2009/01/21

Lápices (#06)



Sebastián vivía en Barcelona. Su trabajo como médico en el Hospital Vall d’Hebron le dejaba poco tiempo para sus estudios sobre combinaciones de medicamentos antivirales y fármacos estimulantes del sistema inmunológico, pero en ellos se encontraba inmerso el día que recibió la quinta misiva, el quinto sobre sin remitente.

Observó el sello impreso sobre el papel amarillento y arrugado del sobre, ésta vez Brasil, y suspiró. Se arrodilló junto a la estantería del estudio y abrió el baúl, de donde sacó una de las cajas metálicas que había tomado prestadas y guardó la carta sin abrir. Se sentó en una de sus butacas de escay y recordó.

Aquel verano iba con su padre Julián y su madre Emilie a Lyon a pasar unos días con su tío. Llegaron en el primer tren de la mañana y pretendían dar una buena sorpresa al incesante investigador, que llevaba varias semanas encerrado en su apartamento de la Rue de la Croix-Rousse. Sebastián subió las escaleras todo lo rápido que le permitían sus 16 años y llegó jadeante al cuarto piso, empujó la puerta entreabierta y vio el gran espectáculo. Una jungla de tallos y hojas secas, un espacio infranqueable.

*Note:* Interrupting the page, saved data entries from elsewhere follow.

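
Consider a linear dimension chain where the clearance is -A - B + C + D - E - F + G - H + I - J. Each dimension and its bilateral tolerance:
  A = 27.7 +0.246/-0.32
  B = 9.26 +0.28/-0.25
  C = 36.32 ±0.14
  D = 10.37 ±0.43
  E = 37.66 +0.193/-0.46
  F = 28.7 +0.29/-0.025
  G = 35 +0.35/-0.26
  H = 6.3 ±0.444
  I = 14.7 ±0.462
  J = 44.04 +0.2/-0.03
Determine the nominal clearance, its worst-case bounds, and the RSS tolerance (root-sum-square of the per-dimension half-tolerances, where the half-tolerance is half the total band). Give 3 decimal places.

Stack each dimension's contribution:
  -A: nom -27.700 → Σnom=-27.700; wc +0.320/-0.246 → slack +0.320/-0.246; half-tol=0.283, Σhalf²=0.080089
  -B: nom -9.260 → Σnom=-36.960; wc +0.250/-0.280 → slack +0.570/-0.526; half-tol=0.265, Σhalf²=0.150314
  +C: nom +36.320 → Σnom=-0.640; wc +0.140/-0.140 → slack +0.710/-0.666; half-tol=0.140, Σhalf²=0.169914
  +D: nom +10.370 → Σnom=9.730; wc +0.430/-0.430 → slack +1.140/-1.096; half-tol=0.430, Σhalf²=0.354814
  -E: nom -37.660 → Σnom=-27.930; wc +0.460/-0.193 → slack +1.600/-1.289; half-tol=0.327, Σhalf²=0.461416
  -F: nom -28.700 → Σnom=-56.630; wc +0.025/-0.290 → slack +1.625/-1.579; half-tol=0.158, Σhalf²=0.486223
  +G: nom +35.000 → Σnom=-21.630; wc +0.350/-0.260 → slack +1.975/-1.839; half-tol=0.305, Σhalf²=0.579248
  -H: nom -6.300 → Σnom=-27.930; wc +0.444/-0.444 → slack +2.419/-2.283; half-tol=0.444, Σhalf²=0.776384
  +I: nom +14.700 → Σnom=-13.230; wc +0.462/-0.462 → slack +2.881/-2.745; half-tol=0.462, Σhalf²=0.989828
  -J: nom -44.040 → Σnom=-57.270; wc +0.030/-0.200 → slack +2.911/-2.945; half-tol=0.115, Σhalf²=1.003053
Nominal = -57.270. Worst-case = [-57.270 - 2.945, -57.270 + 2.911] = [-60.215, -54.359]. RSS = √1.003053 = 1.002.

nominal=-57.270 wc=[-60.215,-54.359] rss=1.002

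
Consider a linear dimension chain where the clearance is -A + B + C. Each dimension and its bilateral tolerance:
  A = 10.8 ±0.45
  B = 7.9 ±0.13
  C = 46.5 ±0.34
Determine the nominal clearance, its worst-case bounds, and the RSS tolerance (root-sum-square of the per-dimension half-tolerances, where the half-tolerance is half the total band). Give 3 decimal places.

Stack each dimension's contribution:
  -A: nom -10.800 → Σnom=-10.800; wc +0.450/-0.450 → slack +0.450/-0.450; half-tol=0.450, Σhalf²=0.202500
  +B: nom +7.900 → Σnom=-2.900; wc +0.130/-0.130 → slack +0.580/-0.580; half-tol=0.130, Σhalf²=0.219400
  +C: nom +46.500 → Σnom=43.600; wc +0.340/-0.340 → slack +0.920/-0.920; half-tol=0.340, Σhalf²=0.335000
Nominal = 43.600. Worst-case = [43.600 - 0.920, 43.600 + 0.920] = [42.680, 44.520]. RSS = √0.335000 = 0.579.

nominal=43.600 wc=[42.680,44.520] rss=0.579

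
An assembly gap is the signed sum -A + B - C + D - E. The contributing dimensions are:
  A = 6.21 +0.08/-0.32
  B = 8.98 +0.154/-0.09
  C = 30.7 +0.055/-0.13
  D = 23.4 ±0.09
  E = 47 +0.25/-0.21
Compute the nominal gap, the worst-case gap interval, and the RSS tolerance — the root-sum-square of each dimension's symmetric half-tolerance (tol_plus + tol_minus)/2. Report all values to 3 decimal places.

nominal=-51.530 wc=[-52.095,-50.626] rss=0.353

Stack each dimension's contribution:
  -A: nom -6.210 → Σnom=-6.210; wc +0.320/-0.080 → slack +0.320/-0.080; half-tol=0.200, Σhalf²=0.040000
  +B: nom +8.980 → Σnom=2.770; wc +0.154/-0.090 → slack +0.474/-0.170; half-tol=0.122, Σhalf²=0.054884
  -C: nom -30.700 → Σnom=-27.930; wc +0.130/-0.055 → slack +0.604/-0.225; half-tol=0.092, Σhalf²=0.063440
  +D: nom +23.400 → Σnom=-4.530; wc +0.090/-0.090 → slack +0.694/-0.315; half-tol=0.090, Σhalf²=0.071540
  -E: nom -47.000 → Σnom=-51.530; wc +0.210/-0.250 → slack +0.904/-0.565; half-tol=0.230, Σhalf²=0.124440
Nominal = -51.530. Worst-case = [-51.530 - 0.565, -51.530 + 0.904] = [-52.095, -50.626]. RSS = √0.124440 = 0.353.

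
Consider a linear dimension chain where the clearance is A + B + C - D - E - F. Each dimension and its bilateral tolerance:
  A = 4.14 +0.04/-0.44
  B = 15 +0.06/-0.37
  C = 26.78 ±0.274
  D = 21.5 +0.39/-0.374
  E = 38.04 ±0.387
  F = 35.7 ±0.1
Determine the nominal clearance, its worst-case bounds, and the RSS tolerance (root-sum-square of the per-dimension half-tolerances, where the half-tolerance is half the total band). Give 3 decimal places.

nominal=-49.320 wc=[-51.281,-48.085] rss=0.696

Stack each dimension's contribution:
  +A: nom +4.140 → Σnom=4.140; wc +0.040/-0.440 → slack +0.040/-0.440; half-tol=0.240, Σhalf²=0.057600
  +B: nom +15.000 → Σnom=19.140; wc +0.060/-0.370 → slack +0.100/-0.810; half-tol=0.215, Σhalf²=0.103825
  +C: nom +26.780 → Σnom=45.920; wc +0.274/-0.274 → slack +0.374/-1.084; half-tol=0.274, Σhalf²=0.178901
  -D: nom -21.500 → Σnom=24.420; wc +0.374/-0.390 → slack +0.748/-1.474; half-tol=0.382, Σhalf²=0.324825
  -E: nom -38.040 → Σnom=-13.620; wc +0.387/-0.387 → slack +1.135/-1.861; half-tol=0.387, Σhalf²=0.474594
  -F: nom -35.700 → Σnom=-49.320; wc +0.100/-0.100 → slack +1.235/-1.961; half-tol=0.100, Σhalf²=0.484594
Nominal = -49.320. Worst-case = [-49.320 - 1.961, -49.320 + 1.235] = [-51.281, -48.085]. RSS = √0.484594 = 0.696.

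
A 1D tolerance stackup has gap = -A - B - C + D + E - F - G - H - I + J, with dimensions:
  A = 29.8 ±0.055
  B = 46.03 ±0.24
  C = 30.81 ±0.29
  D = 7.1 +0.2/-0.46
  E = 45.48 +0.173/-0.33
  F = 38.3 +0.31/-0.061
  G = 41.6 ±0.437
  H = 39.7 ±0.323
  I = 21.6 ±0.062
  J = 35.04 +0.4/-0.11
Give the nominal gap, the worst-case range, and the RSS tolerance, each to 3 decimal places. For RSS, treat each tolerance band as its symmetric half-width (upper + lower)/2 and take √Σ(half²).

nominal=-160.220 wc=[-162.837,-157.979] rss=0.846

Stack each dimension's contribution:
  -A: nom -29.800 → Σnom=-29.800; wc +0.055/-0.055 → slack +0.055/-0.055; half-tol=0.055, Σhalf²=0.003025
  -B: nom -46.030 → Σnom=-75.830; wc +0.240/-0.240 → slack +0.295/-0.295; half-tol=0.240, Σhalf²=0.060625
  -C: nom -30.810 → Σnom=-106.640; wc +0.290/-0.290 → slack +0.585/-0.585; half-tol=0.290, Σhalf²=0.144725
  +D: nom +7.100 → Σnom=-99.540; wc +0.200/-0.460 → slack +0.785/-1.045; half-tol=0.330, Σhalf²=0.253625
  +E: nom +45.480 → Σnom=-54.060; wc +0.173/-0.330 → slack +0.958/-1.375; half-tol=0.252, Σhalf²=0.316877
  -F: nom -38.300 → Σnom=-92.360; wc +0.061/-0.310 → slack +1.019/-1.685; half-tol=0.185, Σhalf²=0.351287
  -G: nom -41.600 → Σnom=-133.960; wc +0.437/-0.437 → slack +1.456/-2.122; half-tol=0.437, Σhalf²=0.542256
  -H: nom -39.700 → Σnom=-173.660; wc +0.323/-0.323 → slack +1.779/-2.445; half-tol=0.323, Σhalf²=0.646585
  -I: nom -21.600 → Σnom=-195.260; wc +0.062/-0.062 → slack +1.841/-2.507; half-tol=0.062, Σhalf²=0.650429
  +J: nom +35.040 → Σnom=-160.220; wc +0.400/-0.110 → slack +2.241/-2.617; half-tol=0.255, Σhalf²=0.715454
Nominal = -160.220. Worst-case = [-160.220 - 2.617, -160.220 + 2.241] = [-162.837, -157.979]. RSS = √0.715454 = 0.846.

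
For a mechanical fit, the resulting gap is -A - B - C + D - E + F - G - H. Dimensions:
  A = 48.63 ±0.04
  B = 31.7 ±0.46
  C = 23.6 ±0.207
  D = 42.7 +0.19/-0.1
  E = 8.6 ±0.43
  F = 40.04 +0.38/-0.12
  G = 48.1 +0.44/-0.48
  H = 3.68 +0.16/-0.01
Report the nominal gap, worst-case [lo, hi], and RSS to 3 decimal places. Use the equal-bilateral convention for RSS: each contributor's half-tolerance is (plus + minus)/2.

nominal=-81.570 wc=[-83.527,-79.373] rss=0.862

Stack each dimension's contribution:
  -A: nom -48.630 → Σnom=-48.630; wc +0.040/-0.040 → slack +0.040/-0.040; half-tol=0.040, Σhalf²=0.001600
  -B: nom -31.700 → Σnom=-80.330; wc +0.460/-0.460 → slack +0.500/-0.500; half-tol=0.460, Σhalf²=0.213200
  -C: nom -23.600 → Σnom=-103.930; wc +0.207/-0.207 → slack +0.707/-0.707; half-tol=0.207, Σhalf²=0.256049
  +D: nom +42.700 → Σnom=-61.230; wc +0.190/-0.100 → slack +0.897/-0.807; half-tol=0.145, Σhalf²=0.277074
  -E: nom -8.600 → Σnom=-69.830; wc +0.430/-0.430 → slack +1.327/-1.237; half-tol=0.430, Σhalf²=0.461974
  +F: nom +40.040 → Σnom=-29.790; wc +0.380/-0.120 → slack +1.707/-1.357; half-tol=0.250, Σhalf²=0.524474
  -G: nom -48.100 → Σnom=-77.890; wc +0.480/-0.440 → slack +2.187/-1.797; half-tol=0.460, Σhalf²=0.736074
  -H: nom -3.680 → Σnom=-81.570; wc +0.010/-0.160 → slack +2.197/-1.957; half-tol=0.085, Σhalf²=0.743299
Nominal = -81.570. Worst-case = [-81.570 - 1.957, -81.570 + 2.197] = [-83.527, -79.373]. RSS = √0.743299 = 0.862.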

Meses después su madre lloraba, su padre la consolaba, su tío no aparecía, la Police Nationale lo dio por muerto, Sebastián recogió sus cajas de lápices y sus cuadernos de investigación y se los llevó. Dos años después empezó a estudiar Medicina.

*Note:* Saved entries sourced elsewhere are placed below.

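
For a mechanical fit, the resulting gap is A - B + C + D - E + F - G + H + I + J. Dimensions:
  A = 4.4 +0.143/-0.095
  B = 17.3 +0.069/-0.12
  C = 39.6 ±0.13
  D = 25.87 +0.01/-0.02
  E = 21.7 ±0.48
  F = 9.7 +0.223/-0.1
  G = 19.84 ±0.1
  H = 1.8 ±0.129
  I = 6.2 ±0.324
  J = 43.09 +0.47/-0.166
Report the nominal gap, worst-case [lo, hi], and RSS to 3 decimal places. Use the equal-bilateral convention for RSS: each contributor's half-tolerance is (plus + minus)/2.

Stack each dimension's contribution:
  +A: nom +4.400 → Σnom=4.400; wc +0.143/-0.095 → slack +0.143/-0.095; half-tol=0.119, Σhalf²=0.014161
  -B: nom -17.300 → Σnom=-12.900; wc +0.120/-0.069 → slack +0.263/-0.164; half-tol=0.095, Σhalf²=0.023091
  +C: nom +39.600 → Σnom=26.700; wc +0.130/-0.130 → slack +0.393/-0.294; half-tol=0.130, Σhalf²=0.039991
  +D: nom +25.870 → Σnom=52.570; wc +0.010/-0.020 → slack +0.403/-0.314; half-tol=0.015, Σhalf²=0.040216
  -E: nom -21.700 → Σnom=30.870; wc +0.480/-0.480 → slack +0.883/-0.794; half-tol=0.480, Σhalf²=0.270616
  +F: nom +9.700 → Σnom=40.570; wc +0.223/-0.100 → slack +1.106/-0.894; half-tol=0.162, Σhalf²=0.296698
  -G: nom -19.840 → Σnom=20.730; wc +0.100/-0.100 → slack +1.206/-0.994; half-tol=0.100, Σhalf²=0.306698
  +H: nom +1.800 → Σnom=22.530; wc +0.129/-0.129 → slack +1.335/-1.123; half-tol=0.129, Σhalf²=0.323340
  +I: nom +6.200 → Σnom=28.730; wc +0.324/-0.324 → slack +1.659/-1.447; half-tol=0.324, Σhalf²=0.428316
  +J: nom +43.090 → Σnom=71.820; wc +0.470/-0.166 → slack +2.129/-1.613; half-tol=0.318, Σhalf²=0.529440
Nominal = 71.820. Worst-case = [71.820 - 1.613, 71.820 + 2.129] = [70.207, 73.949]. RSS = √0.529440 = 0.728.

nominal=71.820 wc=[70.207,73.949] rss=0.728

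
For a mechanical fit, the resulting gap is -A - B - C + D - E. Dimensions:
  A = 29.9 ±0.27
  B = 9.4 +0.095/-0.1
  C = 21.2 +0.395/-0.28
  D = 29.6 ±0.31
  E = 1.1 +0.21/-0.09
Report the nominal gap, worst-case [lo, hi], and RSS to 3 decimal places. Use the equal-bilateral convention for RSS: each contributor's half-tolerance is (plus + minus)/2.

Stack each dimension's contribution:
  -A: nom -29.900 → Σnom=-29.900; wc +0.270/-0.270 → slack +0.270/-0.270; half-tol=0.270, Σhalf²=0.072900
  -B: nom -9.400 → Σnom=-39.300; wc +0.100/-0.095 → slack +0.370/-0.365; half-tol=0.098, Σhalf²=0.082406
  -C: nom -21.200 → Σnom=-60.500; wc +0.280/-0.395 → slack +0.650/-0.760; half-tol=0.338, Σhalf²=0.196313
  +D: nom +29.600 → Σnom=-30.900; wc +0.310/-0.310 → slack +0.960/-1.070; half-tol=0.310, Σhalf²=0.292413
  -E: nom -1.100 → Σnom=-32.000; wc +0.090/-0.210 → slack +1.050/-1.280; half-tol=0.150, Σhalf²=0.314913
Nominal = -32.000. Worst-case = [-32.000 - 1.280, -32.000 + 1.050] = [-33.280, -30.950]. RSS = √0.314913 = 0.561.

nominal=-32.000 wc=[-33.280,-30.950] rss=0.561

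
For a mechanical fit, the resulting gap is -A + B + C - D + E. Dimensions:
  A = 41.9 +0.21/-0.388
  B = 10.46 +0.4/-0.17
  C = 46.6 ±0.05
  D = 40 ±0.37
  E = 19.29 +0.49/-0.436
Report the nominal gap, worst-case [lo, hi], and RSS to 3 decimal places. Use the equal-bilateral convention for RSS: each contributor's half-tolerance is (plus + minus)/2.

Stack each dimension's contribution:
  -A: nom -41.900 → Σnom=-41.900; wc +0.388/-0.210 → slack +0.388/-0.210; half-tol=0.299, Σhalf²=0.089401
  +B: nom +10.460 → Σnom=-31.440; wc +0.400/-0.170 → slack +0.788/-0.380; half-tol=0.285, Σhalf²=0.170626
  +C: nom +46.600 → Σnom=15.160; wc +0.050/-0.050 → slack +0.838/-0.430; half-tol=0.050, Σhalf²=0.173126
  -D: nom -40.000 → Σnom=-24.840; wc +0.370/-0.370 → slack +1.208/-0.800; half-tol=0.370, Σhalf²=0.310026
  +E: nom +19.290 → Σnom=-5.550; wc +0.490/-0.436 → slack +1.698/-1.236; half-tol=0.463, Σhalf²=0.524395
Nominal = -5.550. Worst-case = [-5.550 - 1.236, -5.550 + 1.698] = [-6.786, -3.852]. RSS = √0.524395 = 0.724.

nominal=-5.550 wc=[-6.786,-3.852] rss=0.724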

Lencit, el modelo, el halo de inspiración, según hemos querido concluir en nuestras hipótesis de investigación, el eremita, fue una celebridad, una deidad, un mito oriental, aunque solo lo fuera, en realidad, para Sebastián.

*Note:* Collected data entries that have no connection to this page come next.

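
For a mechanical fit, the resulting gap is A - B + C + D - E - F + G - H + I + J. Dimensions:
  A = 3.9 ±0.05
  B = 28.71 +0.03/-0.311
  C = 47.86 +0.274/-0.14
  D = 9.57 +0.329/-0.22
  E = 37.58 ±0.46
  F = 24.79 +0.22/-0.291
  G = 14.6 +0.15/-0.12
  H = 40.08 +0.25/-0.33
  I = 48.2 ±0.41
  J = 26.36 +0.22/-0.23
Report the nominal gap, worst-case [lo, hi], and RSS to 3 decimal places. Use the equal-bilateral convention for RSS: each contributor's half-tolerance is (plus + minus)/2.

nominal=19.330 wc=[17.200,22.155] rss=0.865

Stack each dimension's contribution:
  +A: nom +3.900 → Σnom=3.900; wc +0.050/-0.050 → slack +0.050/-0.050; half-tol=0.050, Σhalf²=0.002500
  -B: nom -28.710 → Σnom=-24.810; wc +0.311/-0.030 → slack +0.361/-0.080; half-tol=0.170, Σhalf²=0.031570
  +C: nom +47.860 → Σnom=23.050; wc +0.274/-0.140 → slack +0.635/-0.220; half-tol=0.207, Σhalf²=0.074419
  +D: nom +9.570 → Σnom=32.620; wc +0.329/-0.220 → slack +0.964/-0.440; half-tol=0.275, Σhalf²=0.149769
  -E: nom -37.580 → Σnom=-4.960; wc +0.460/-0.460 → slack +1.424/-0.900; half-tol=0.460, Σhalf²=0.361370
  -F: nom -24.790 → Σnom=-29.750; wc +0.291/-0.220 → slack +1.715/-1.120; half-tol=0.256, Σhalf²=0.426650
  +G: nom +14.600 → Σnom=-15.150; wc +0.150/-0.120 → slack +1.865/-1.240; half-tol=0.135, Σhalf²=0.444875
  -H: nom -40.080 → Σnom=-55.230; wc +0.330/-0.250 → slack +2.195/-1.490; half-tol=0.290, Σhalf²=0.528975
  +I: nom +48.200 → Σnom=-7.030; wc +0.410/-0.410 → slack +2.605/-1.900; half-tol=0.410, Σhalf²=0.697075
  +J: nom +26.360 → Σnom=19.330; wc +0.220/-0.230 → slack +2.825/-2.130; half-tol=0.225, Σhalf²=0.747700
Nominal = 19.330. Worst-case = [19.330 - 2.130, 19.330 + 2.825] = [17.200, 22.155]. RSS = √0.747700 = 0.865.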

Y 16 años después empezaron a llegar las cartas, una cada semana, cada una desde un lugar del mundo diferente. Cartas con dibujos, con fragmentos de fórmulas, con mensajes indescifrables. Sentado en la butaca, observó el billete de avión comprado la semana anterior, decisión fruto de la lectura del cuarto escrito. Barcelona-Yacarta en busca de Yanimoro.